A schooling in Anthroposophic Psychology emphasizes, and most importantly employs, self-development activities. Doing so helps us unpack transference and countertransference. It can neutralize professional burnout. Activities in self-development help us pull back our defenses discovering how our woundedness is sabotaging our efficacy, while simultaneously offering us a pathway towards healing. Learning to manage egotism and power issues rest upon activities of self-development.
To be truly helpful is contingent upon our ability to create empathic relationships with others. Empathy is not an absolute, as so many professionals have learned; instead it is subject to one's development. "Wherever we go there we are." Our academic achievements are necessary and beneficial but it is the quality of relationality that heals the wounded soul. Attending the seminars helps one clarify the relationship between self-development and a clinician's aptitude to aid healing.

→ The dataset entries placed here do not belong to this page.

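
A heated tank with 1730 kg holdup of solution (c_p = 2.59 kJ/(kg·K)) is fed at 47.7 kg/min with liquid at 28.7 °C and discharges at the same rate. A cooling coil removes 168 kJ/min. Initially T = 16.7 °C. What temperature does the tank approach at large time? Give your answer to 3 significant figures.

M c_p dT/dt = ṁ c_p (T_in − T) − Q̇.
At steady state dT/dt = 0 ⇒ T_ss = T_in − Q̇/(ṁ c_p) = 28.7 − 168/(47.7·2.59) = 27.340 °C.

27.3 °C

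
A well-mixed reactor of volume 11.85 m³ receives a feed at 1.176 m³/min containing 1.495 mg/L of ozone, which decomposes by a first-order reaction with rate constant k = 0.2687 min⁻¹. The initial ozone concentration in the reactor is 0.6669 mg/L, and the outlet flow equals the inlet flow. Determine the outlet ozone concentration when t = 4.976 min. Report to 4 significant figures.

Accumulation = in − out − consumed: V dC/dt = Q C_in − Q C − k V C.
This is linear with rate a = Q/V + k = 0.367941 min⁻¹.
C_ss = Q C_in/(Q + kV) = 0.403230 mg/L; C(t) = C_ss + (C₀ − C_ss) e^(−a t).
C(4.976) = 0.403230 + (0.263670)·e^(−0.367941·4.976) = 0.403230 + (0.263670)·0.160274 = 0.445489 mg/L.

0.4455 mg/L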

Continuing Education hours (CE): We have applied for CE-status with NBCC (National Board of Clinical Counselors). Some blocks in each seminar are appropriate for NBCC approval as professional CEs. Other blocks do not have CE status, as they employ concepts that mainstream psychology has not yet verified. As such, we present research ideas at the cutting edge of psychology, ideas which we hope our participants will study and make "evidence-based" someday.
For those professions that do not recognize NBCC CEs, we can provide you with materials (course descriptions and learning objectives) that you can send to your local CE-awarding agency.
International: Become a part of an international network. There are trainings in six countries, and international conferences. You will have colleagues in this approach that can greet you in many places in the world.
Affiliations: AAP is a full member of AHA (Anthroposophic Health Association ) and IFAPA (International Federation of Anthroposophic Psychotherapy Associations) and through them recognized by the Medical Section of the School of Spiritual Science based at the Goetheanum in Dornach, Switzerland.